Centre for Biostatistics and Genetic Epidemiology, Department of Health Sciences, 2nd Floor Adrian Building, University of Leicester, University Road, Leicester LE1 7RH, UK.
Cancer epidemiology 05/2011; 35(6):526-33. DOI: 10.1016/j.canep.2011.04.003
Source: PubMed

ABSTRACT Survival from breast cancer is lower in the UK than in some other European countries. We compared survival in England and Norway by age and time from diagnosis.
We included 303,648 English and 24,919 Norwegian cases of breast cancer diagnosed 1996-2004 using flexible parametric relative survival models, enabling improved quantification of differences in survival. Crude probabilities were estimated to partition the probability of death due to all causes into that due to cancer and other causes and to estimate the number of "avoidable" deaths.

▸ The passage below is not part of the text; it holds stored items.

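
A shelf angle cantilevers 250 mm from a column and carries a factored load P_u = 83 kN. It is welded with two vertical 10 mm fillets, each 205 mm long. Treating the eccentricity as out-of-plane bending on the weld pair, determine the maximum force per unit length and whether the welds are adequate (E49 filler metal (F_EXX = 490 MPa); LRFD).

f_max ≈ 1500 N/mm; adequate

L_w = 2 × 205 = 410 mm; section modulus (unit throat) S = 2 × L²/6 = 14010 mm².
Direct shear f_v = P/L_w = 83×10³/410 = 202.4 N/mm.
Moment M = P × e = 83×10³ × 250 = 20750000 N·mm; bending f_b = M/S = 1481 N/mm.
f_max = √(f_v² + f_b²) = √(202.4² + 1481²) = 1495 N/mm.
φr_n = 0.75 × 0.6 × 490 × (0.707 × 10) = 1559 N/mm → adequate.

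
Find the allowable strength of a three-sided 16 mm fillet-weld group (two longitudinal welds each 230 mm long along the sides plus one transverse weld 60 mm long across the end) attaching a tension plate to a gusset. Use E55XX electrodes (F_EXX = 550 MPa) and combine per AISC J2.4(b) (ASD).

t_e = 0.707 × 16 = 11.31 mm.
R_nwl = 0.6 × 550 × 11.31 × 460 × 10⁻³ = 1717 kN (longitudinal, 2 welds).
R_nwt = 0.6 × 550 × 11.31 × 60 × 10⁻³ = 224 kN (transverse, base value).
(i) R_nwl + R_nwt = 1941 kN; (ii) 0.85 R_nwl + 1.5 R_nwt = 1796 kN.
R_n = max = 1941 kN [governs: (i)]; R_n/Ω = 970.6 kN.

R_n/Ω ≈ 971 kN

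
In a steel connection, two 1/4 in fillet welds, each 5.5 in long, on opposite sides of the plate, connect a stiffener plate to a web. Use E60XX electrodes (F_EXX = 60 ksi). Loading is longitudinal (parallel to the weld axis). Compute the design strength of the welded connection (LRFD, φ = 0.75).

Effective throat t_e = 0.707 × 0.25 = 0.1767 in.
Total length L = 11 in; A_we = 0.1767 × 11 = 1.944 in².
F_nw = 0.6 F_EXX = 0.6 × 60 = 36 ksi.
φR_n = 0.75 × 36 × 1.944 = 52.49 kips.

φR_n ≈ 52.5 kips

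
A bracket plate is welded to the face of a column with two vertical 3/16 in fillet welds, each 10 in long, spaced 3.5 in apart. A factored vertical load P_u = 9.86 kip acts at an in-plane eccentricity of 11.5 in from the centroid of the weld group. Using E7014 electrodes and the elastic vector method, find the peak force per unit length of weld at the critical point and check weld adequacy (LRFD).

E70XX → F_EXX = 70 ksi.
Total weld length L_w = 20 in. Treat welds as unit-width lines.
Polar moment about centroid: J = 2[d³/12 + d(b/2)²] = 2[10³/12 + 10×1.75²] = 227.9 in³.
Direct shear f_v = P/L_w = 9.86 / 20 = 0.493 kip/in (vertical).
Torsion M = P·e = 9.86 × 11.5 = 113.39 kip·in.
Critical point at (x, y) = (1.75, 5) from centroid. f_tx = M·y/J = 2.488 kip/in; f_ty = M·x/J = 0.8706 kip/in.
Resultant f_max = √[f_tx² + (f_v + f_ty)²] = √[2.488² + (0.493 + 0.8706)²] = 2.837 kip/in.
Capacity per unit length: φr_n = 0.75 × 0.6 × 70 × (0.707 × 0.1875) = 4.176 kip/in.
2.837 ≤ 4.176 → adequate.

f_max ≈ 2.84 kip/in; adequate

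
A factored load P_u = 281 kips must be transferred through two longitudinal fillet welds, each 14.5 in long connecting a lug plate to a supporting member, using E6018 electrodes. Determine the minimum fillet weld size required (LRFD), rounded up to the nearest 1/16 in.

w = 9/16 in

E60XX → F_EXX = 60 ksi.
Total weld length L = 29 in.
Required throat t_e = P_u / (φ × 0.6 F_EXX × L) = 281 / (0.75 × 0.6 × 60 × 29) = 0.3589 in.
Required leg w = t_e / 0.707 = 0.5076 in → use 9/16 in.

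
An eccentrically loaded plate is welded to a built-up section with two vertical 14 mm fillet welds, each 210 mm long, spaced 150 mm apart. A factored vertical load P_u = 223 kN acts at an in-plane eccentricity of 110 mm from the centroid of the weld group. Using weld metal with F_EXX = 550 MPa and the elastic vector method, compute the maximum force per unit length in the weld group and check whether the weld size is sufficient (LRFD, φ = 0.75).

Total weld length L_w = 420 mm. Treat welds as unit-width lines.
Polar moment about centroid: J = 2[d³/12 + d(b/2)²] = 2[210³/12 + 210×75²] = 3906000 mm³.
Direct shear f_v = P/L_w = 223×10³ / 420 = 531 N/mm (vertical).
Torsion M = P·e = 223×10³ × 110 = 24530000 N·mm.
Critical point at (x, y) = (75, 105) from centroid. f_tx = M·y/J = 659.4 N/mm; f_ty = M·x/J = 471 N/mm.
Resultant f_max = √[f_tx² + (f_v + f_ty)²] = √[659.4² + (531 + 471)²] = 1199 N/mm.
Capacity per unit length: φr_n = 0.75 × 0.6 × 550 × (0.707 × 14) = 2450 N/mm.
1199 ≤ 2450 → adequate.

f_max ≈ 1200 N/mm; adequate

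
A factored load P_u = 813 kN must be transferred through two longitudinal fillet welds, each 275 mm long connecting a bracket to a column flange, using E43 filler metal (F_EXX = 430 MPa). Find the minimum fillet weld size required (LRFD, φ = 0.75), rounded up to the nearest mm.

w = 11 mm

Total weld length L = 550 mm.
Required throat t_e = P_u / (φ × 0.6 F_EXX × L) = 813 / (0.75 × 0.6 × 430 × 550 × 10⁻³) = 7.639 mm.
Required leg w = t_e / 0.707 = 10.81 mm → use 11 mm.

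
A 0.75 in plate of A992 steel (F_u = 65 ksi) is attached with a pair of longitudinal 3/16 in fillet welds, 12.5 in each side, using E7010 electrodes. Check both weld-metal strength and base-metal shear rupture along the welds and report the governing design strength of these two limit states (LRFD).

E70XX → F_EXX = 70 ksi.
t_e = 0.707 × 0.1875 = 0.1326 in; L = 25 in.
Weld metal: φR_n = 0.75 × 0.6 × 70 × 0.1326 × 25 = 104.4 kips.
Base metal (shear rupture): φR_n = 0.75 × 0.6 × 65 × 0.75 × 25 = 548.4 kips.
Governing: weld metal.

φR_n ≈ 104 kips (weld metal governs)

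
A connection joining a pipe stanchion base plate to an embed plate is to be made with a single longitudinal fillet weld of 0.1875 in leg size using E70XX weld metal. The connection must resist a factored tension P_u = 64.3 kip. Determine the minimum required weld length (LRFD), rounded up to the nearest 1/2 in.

L = 15.5 in

E70XX → F_EXX = 70 ksi.
Throat t_e = 0.707 × 0.1875 = 0.1326 in.
φr_n = 0.75 × 0.6 × 70 × 0.1326 = 4.176 kip/in.
L_req = P_u / φr_n = 64.3 / 4.176 = 15.4 in total.
Round up → use L = 15.5 in.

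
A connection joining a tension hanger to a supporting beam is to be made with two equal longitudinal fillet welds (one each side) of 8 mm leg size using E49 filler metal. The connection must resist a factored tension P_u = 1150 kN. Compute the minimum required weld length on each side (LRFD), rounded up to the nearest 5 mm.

E49XX → F_EXX = 490 MPa.
Throat t_e = 0.707 × 8 = 5.656 mm.
φr_n = 0.75 × 0.6 × 490 × 5.656 × 10⁻³ = 1.247 kN/mm.
L_req = P_u / φr_n = 1150 / 1.247 = 922.1 mm total.
Per side: 922.1 / 2 = 461.1 mm.
Round up → use L = 465 mm on each side.

L = 465 mm on each side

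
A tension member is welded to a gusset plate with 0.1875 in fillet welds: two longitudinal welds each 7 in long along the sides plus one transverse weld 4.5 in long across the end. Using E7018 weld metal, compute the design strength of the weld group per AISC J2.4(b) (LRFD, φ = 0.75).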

England had lower relative survival for all ages with the difference increasing with age. Much of the difference was due to higher excess mortality in England in the first few months after diagnosis. Older patients had a higher proportion of deaths due to other causes. At 5 years post diagnosis, a woman aged 85 in England had probabilities of 0.35 of dying of cancer and 0.32 of dying of other causes, whilst in Norway they were 0.26 and 0.35. By eight years the number of "avoidable" all-cause deaths in England was 1020 with the number of "avoidable" breast cancer related deaths 1488.
Lower breast cancer survival in England is mainly due to higher mortality in the first year after diagnosis. Crude probabilities aid our understanding of the impact of disease on individual patients and help assess different treatment options.